I was not alone in trying to build community support for the Justice Center. From the start, I enjoyed the active partnership of the Brooklyn D.A.’s Office. Two attorneys in particular—Gene Lopez and Carl Thomas—were instrumental. Their presence, and the D.A.’s early endorsement, lent the project immediate credibility.
I think it is important to note that the partnership with the D.A.’s office is not a make-believe or paper partnership, but a real-world relationship fraught with real-world tensions and conflicts. Although we share a common goal—creating a neighborhood justice center—we both have our own organizational agendas and pressures outside of Red Hook. Inter-agency collaboration takes patience, but in my experience it is well worth the effort.
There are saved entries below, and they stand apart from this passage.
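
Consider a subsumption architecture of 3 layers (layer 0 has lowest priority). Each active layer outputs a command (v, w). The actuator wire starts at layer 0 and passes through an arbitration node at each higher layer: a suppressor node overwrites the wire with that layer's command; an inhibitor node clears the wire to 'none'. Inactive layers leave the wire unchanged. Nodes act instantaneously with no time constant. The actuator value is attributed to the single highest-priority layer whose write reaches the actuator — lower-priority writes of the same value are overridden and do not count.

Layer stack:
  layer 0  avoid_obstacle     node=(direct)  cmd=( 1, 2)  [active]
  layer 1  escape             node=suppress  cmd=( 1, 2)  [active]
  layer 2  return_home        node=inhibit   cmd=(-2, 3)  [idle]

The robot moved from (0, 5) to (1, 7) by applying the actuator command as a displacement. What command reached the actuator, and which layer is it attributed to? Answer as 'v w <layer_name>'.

1 2 escape

displacement = (1, 7) − (0, 5) = (1, 2)
layer 0 (avoid_obstacle) active — direct: (1, 2)
layer 1 (escape) active — suppresses: (1, 2)
layer 2 (return_home) idle — unchanged: (1, 2)
→ actuator (1, 2) — from layer 1 (escape)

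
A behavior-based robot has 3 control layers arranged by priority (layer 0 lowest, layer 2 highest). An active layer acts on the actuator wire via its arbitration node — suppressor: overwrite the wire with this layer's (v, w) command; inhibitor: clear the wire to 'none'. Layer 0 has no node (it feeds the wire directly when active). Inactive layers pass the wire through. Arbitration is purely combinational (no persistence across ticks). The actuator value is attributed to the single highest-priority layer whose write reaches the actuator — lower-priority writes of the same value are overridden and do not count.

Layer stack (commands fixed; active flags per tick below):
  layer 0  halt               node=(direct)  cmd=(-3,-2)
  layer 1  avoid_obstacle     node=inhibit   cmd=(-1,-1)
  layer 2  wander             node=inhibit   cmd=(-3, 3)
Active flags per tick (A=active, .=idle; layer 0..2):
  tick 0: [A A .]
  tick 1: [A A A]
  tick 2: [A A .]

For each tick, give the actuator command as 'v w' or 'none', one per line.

tick 0:
  L0 halt: active, feeds wire = (-3, -2)
  L1 avoid_obstacle: active, inhibitor → wire = none
  L2 wander: idle → wire stays none
  actuator = none
tick 1:
  L0 halt: active, feeds wire = (-3, -2)
  L1 avoid_obstacle: active, inhibitor → wire = none
  L2 wander: active, inhibitor → wire = none
  actuator = none
tick 2:
  L0 halt: active, feeds wire = (-3, -2)
  L1 avoid_obstacle: active, inhibitor → wire = none
  L2 wander: idle → wire stays none
  actuator = none

none
none
none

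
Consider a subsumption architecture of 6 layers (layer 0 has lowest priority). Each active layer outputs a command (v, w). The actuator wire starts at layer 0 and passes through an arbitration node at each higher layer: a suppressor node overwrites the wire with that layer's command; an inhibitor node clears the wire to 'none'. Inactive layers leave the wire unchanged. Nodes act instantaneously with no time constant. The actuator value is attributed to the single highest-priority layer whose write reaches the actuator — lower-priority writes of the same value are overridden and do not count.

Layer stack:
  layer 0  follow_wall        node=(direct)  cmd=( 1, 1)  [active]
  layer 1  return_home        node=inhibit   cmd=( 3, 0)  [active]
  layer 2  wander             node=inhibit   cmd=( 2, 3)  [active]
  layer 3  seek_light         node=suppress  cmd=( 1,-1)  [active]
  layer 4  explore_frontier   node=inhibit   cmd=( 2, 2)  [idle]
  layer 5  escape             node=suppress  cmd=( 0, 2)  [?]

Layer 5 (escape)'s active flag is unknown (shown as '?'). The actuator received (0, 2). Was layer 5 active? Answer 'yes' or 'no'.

If layer 5 is active=yes:
  actuator would be (0, 2)
If layer 5 is active=no:
  actuator would be (1, -1)
Observed (0, 2), so layer 5 was active.

yes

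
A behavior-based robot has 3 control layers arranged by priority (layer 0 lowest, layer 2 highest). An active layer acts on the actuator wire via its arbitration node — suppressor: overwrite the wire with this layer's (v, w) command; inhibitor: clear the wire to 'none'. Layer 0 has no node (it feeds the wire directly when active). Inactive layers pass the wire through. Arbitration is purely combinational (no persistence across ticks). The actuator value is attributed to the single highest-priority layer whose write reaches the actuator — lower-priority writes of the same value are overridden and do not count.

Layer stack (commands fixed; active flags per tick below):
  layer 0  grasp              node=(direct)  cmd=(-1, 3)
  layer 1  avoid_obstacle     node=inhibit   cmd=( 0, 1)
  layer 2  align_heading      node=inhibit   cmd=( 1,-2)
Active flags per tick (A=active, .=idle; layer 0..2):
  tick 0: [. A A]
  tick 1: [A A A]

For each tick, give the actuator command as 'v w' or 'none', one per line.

tick 0:
  layer 0 (grasp) idle — none
  layer 1 (avoid_obstacle) active — inhibits: none
  layer 2 (align_heading) active — inhibits: none
  → actuator none
tick 1:
  layer 0 (grasp) active — direct: (-1, 3)
  layer 1 (avoid_obstacle) active — inhibits: none
  layer 2 (align_heading) active — inhibits: none
  → actuator none

none
none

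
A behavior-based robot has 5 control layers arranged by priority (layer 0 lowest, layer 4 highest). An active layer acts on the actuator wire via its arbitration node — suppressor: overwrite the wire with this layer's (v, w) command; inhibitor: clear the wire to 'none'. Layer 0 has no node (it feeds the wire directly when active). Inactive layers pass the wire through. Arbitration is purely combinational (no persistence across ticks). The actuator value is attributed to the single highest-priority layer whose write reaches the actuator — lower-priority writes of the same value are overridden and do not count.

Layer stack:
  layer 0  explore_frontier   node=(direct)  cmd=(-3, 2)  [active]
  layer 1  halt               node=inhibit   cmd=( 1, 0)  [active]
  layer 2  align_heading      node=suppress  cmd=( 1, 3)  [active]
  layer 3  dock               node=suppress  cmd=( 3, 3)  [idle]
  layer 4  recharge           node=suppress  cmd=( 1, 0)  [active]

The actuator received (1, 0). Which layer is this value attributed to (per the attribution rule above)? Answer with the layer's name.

recharge

layer 0 (explore_frontier) active — direct: (-3, 2)
layer 1 (halt) active — inhibits: none
layer 2 (align_heading) active — suppresses: (1, 3)
layer 3 (dock) idle — unchanged: (1, 3)
layer 4 (recharge) active — suppresses: (1, 0)
→ actuator (1, 0)
last writer: layer 4 = recharge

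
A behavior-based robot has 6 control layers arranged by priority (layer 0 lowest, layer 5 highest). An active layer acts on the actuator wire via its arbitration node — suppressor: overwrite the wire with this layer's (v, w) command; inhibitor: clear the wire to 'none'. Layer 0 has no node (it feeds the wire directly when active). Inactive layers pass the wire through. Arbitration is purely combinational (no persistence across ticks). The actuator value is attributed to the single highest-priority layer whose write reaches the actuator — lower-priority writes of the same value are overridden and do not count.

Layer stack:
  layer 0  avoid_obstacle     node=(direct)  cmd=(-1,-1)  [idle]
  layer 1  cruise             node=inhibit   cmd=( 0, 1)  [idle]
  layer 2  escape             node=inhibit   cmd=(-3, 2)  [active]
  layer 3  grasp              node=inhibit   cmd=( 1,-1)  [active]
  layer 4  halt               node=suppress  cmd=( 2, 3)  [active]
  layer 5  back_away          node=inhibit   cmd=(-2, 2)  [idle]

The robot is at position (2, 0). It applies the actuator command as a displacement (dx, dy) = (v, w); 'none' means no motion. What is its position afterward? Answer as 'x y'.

L0 avoid_obstacle: idle → wire = none
L1 cruise: idle → wire stays none
L2 escape: active, inhibitor → wire = none
L3 grasp: active, inhibitor → wire = none
L4 halt: active, suppressor → wire = (2, 3)
L5 back_away: idle → wire stays (2, 3)
actuator = (2, 3)
position: (2, 0) + (2, 3) = (4, 3)

4 3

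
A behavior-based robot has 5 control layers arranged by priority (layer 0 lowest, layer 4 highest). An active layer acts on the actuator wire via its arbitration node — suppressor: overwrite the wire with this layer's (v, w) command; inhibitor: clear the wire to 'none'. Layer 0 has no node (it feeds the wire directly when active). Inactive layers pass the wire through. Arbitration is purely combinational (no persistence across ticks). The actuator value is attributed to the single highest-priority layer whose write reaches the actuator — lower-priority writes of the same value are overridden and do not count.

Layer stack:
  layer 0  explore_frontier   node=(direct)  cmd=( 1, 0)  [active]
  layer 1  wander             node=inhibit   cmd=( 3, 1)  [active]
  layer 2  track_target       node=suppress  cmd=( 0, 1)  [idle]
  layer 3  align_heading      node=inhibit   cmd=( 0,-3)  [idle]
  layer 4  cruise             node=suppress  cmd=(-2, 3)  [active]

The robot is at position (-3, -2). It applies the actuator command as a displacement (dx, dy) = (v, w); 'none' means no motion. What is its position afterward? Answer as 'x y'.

-5 1

L0 explore_frontier: active, feeds wire = (1, 0)
L1 wander: active, inhibitor → wire = none
L2 track_target: idle → wire stays none
L3 align_heading: idle → wire stays none
L4 cruise: active, suppressor → wire = (-2, 3)
actuator = (-2, 3)
position: (-3, -2) + (-2, 3) = (-5, 1)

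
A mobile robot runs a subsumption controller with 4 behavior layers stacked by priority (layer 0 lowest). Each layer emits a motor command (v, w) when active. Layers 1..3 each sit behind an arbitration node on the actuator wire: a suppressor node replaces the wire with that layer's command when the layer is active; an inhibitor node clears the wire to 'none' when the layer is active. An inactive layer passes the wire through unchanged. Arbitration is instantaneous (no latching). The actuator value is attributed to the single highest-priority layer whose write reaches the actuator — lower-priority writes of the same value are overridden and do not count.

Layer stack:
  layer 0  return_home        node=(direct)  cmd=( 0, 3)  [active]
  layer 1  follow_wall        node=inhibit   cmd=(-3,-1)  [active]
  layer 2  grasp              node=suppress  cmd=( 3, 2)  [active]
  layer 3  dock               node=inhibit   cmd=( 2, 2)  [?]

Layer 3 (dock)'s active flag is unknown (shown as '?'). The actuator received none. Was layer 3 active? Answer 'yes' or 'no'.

If layer 3 is active=yes:
  actuator would be none
If layer 3 is active=no:
  actuator would be (3, 2)
Observed none, so layer 3 was active.

yes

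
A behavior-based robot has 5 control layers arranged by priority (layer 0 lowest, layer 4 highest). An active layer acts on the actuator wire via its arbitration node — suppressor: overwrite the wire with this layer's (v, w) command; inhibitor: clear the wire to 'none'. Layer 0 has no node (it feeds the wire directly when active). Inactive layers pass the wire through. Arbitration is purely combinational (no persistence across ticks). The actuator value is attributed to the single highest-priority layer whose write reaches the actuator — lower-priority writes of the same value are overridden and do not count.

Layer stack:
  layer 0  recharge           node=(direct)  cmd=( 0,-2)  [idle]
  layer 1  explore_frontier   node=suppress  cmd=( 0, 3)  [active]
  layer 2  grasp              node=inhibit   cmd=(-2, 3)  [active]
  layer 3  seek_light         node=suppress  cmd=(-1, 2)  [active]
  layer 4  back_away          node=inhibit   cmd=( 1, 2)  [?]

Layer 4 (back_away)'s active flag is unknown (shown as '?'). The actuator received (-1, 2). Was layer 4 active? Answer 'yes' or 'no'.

If layer 4 is active=yes:
  actuator would be none
If layer 4 is active=no:
  actuator would be (-1, 2)
Observed (-1, 2), so layer 4 was idle.

no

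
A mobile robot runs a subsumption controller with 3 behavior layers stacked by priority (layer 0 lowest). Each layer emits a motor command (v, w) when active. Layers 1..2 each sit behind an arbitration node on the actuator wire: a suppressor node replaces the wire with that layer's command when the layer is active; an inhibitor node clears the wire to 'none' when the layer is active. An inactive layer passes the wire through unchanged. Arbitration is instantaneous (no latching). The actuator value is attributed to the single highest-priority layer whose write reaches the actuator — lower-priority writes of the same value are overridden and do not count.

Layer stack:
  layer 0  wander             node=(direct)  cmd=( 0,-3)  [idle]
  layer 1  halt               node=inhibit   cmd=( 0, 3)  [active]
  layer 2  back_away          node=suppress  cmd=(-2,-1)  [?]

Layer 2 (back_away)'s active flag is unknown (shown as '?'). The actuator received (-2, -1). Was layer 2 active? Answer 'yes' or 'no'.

yes

If layer 2 is active=yes:
  actuator would be (-2, -1)
If layer 2 is active=no:
  actuator would be none
Observed (-2, -1), so layer 2 was active.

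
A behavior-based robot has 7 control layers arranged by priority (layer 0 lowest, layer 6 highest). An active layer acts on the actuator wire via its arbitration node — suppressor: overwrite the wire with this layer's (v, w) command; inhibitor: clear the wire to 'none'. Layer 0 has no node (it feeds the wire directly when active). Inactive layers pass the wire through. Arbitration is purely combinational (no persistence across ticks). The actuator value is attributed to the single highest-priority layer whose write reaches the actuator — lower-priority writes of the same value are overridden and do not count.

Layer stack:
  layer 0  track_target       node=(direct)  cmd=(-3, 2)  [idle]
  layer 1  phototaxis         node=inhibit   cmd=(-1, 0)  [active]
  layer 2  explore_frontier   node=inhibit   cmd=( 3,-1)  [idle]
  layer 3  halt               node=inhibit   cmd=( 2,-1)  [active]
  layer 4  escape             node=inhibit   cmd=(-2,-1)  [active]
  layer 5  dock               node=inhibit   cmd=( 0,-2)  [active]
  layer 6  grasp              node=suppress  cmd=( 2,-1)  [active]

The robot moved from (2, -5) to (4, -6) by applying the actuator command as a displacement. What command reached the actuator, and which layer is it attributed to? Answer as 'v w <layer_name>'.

displacement = (4, -6) − (2, -5) = (2, -1)
L0 track_target: idle → wire = none
L1 phototaxis: active, inhibitor → wire = none
L2 explore_frontier: idle → wire stays none
L3 halt: active, inhibitor → wire = none
L4 escape: active, inhibitor → wire = none
L5 dock: active, inhibitor → wire = none
L6 grasp: active, suppressor → wire = (2, -1)
actuator = (2, -1) — from layer 6 (grasp)

2 -1 grasp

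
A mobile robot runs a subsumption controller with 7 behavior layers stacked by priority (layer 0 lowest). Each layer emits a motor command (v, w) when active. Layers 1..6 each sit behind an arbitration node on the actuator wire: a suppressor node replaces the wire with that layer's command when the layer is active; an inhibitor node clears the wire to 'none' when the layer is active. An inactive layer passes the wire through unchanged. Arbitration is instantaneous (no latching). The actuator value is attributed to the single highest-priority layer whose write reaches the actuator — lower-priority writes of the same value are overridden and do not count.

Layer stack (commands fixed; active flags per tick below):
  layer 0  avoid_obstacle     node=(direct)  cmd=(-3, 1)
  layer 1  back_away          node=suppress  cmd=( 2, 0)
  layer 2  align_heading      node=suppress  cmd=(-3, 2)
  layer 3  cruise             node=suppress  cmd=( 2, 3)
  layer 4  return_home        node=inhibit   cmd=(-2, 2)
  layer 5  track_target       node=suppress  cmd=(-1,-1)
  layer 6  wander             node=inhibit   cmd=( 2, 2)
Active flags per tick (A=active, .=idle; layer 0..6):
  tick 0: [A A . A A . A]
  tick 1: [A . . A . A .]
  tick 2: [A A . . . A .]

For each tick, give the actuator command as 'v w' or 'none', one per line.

tick 0:
  layer 0 (avoid_obstacle) active — direct: (-3, 1)
  layer 1 (back_away) active — suppresses: (2, 0)
  layer 2 (align_heading) idle — unchanged: (2, 0)
  layer 3 (cruise) active — suppresses: (2, 3)
  layer 4 (return_home) active — inhibits: none
  layer 5 (track_target) idle — unchanged: none
  layer 6 (wander) active — inhibits: none
  → actuator none
tick 1:
  layer 0 (avoid_obstacle) active — direct: (-3, 1)
  layer 1 (back_away) idle — unchanged: (-3, 1)
  layer 2 (align_heading) idle — unchanged: (-3, 1)
  layer 3 (cruise) active — suppresses: (2, 3)
  layer 4 (return_home) idle — unchanged: (2, 3)
  layer 5 (track_target) active — suppresses: (-1, -1)
  layer 6 (wander) idle — unchanged: (-1, -1)
  → actuator (-1, -1)
tick 2:
  layer 0 (avoid_obstacle) active — direct: (-3, 1)
  layer 1 (back_away) active — suppresses: (2, 0)
  layer 2 (align_heading) idle — unchanged: (2, 0)
  layer 3 (cruise) idle — unchanged: (2, 0)
  layer 4 (return_home) idle — unchanged: (2, 0)
  layer 5 (track_target) active — suppresses: (-1, -1)
  layer 6 (wander) idle — unchanged: (-1, -1)
  → actuator (-1, -1)

none
-1 -1
-1 -1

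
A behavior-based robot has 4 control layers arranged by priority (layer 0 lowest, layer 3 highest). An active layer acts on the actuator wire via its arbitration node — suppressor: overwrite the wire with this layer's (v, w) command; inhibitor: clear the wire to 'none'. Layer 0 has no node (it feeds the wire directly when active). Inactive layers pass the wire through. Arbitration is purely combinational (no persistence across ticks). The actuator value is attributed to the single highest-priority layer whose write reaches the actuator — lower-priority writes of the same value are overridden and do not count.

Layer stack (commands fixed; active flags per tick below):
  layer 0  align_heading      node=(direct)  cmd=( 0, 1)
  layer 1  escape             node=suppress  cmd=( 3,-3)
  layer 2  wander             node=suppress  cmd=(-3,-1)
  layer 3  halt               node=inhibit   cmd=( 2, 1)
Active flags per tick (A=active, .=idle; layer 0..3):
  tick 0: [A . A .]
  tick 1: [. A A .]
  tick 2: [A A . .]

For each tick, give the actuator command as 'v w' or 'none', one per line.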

The D.A.’s office has helped enrich the planning process, bringing additional resources—and a different institutional perspective—to the table.
While the relationship with the D.A.’s office was the most intimate, it was by no means the only partnership that was forged in the early days of the project. Another crucial partner was Victim Services, New York’s largest victim assistance agency, which runs programs throughout the city’s neighborhoods, including Red Hook.
Bringing Victim Services into the planning process made perfect sense; Red Hook is a community in which nearly every resident is at immediate risk of being a crime victim. Similarly, many residents know someone, either a friend or relative, who has been the perpetrator of crime. In this environment, a community justice center must be aggressive about providing victims with assistance and giving them a voice in the justice process. Victim Services has been instrumental in helping us think through these issues.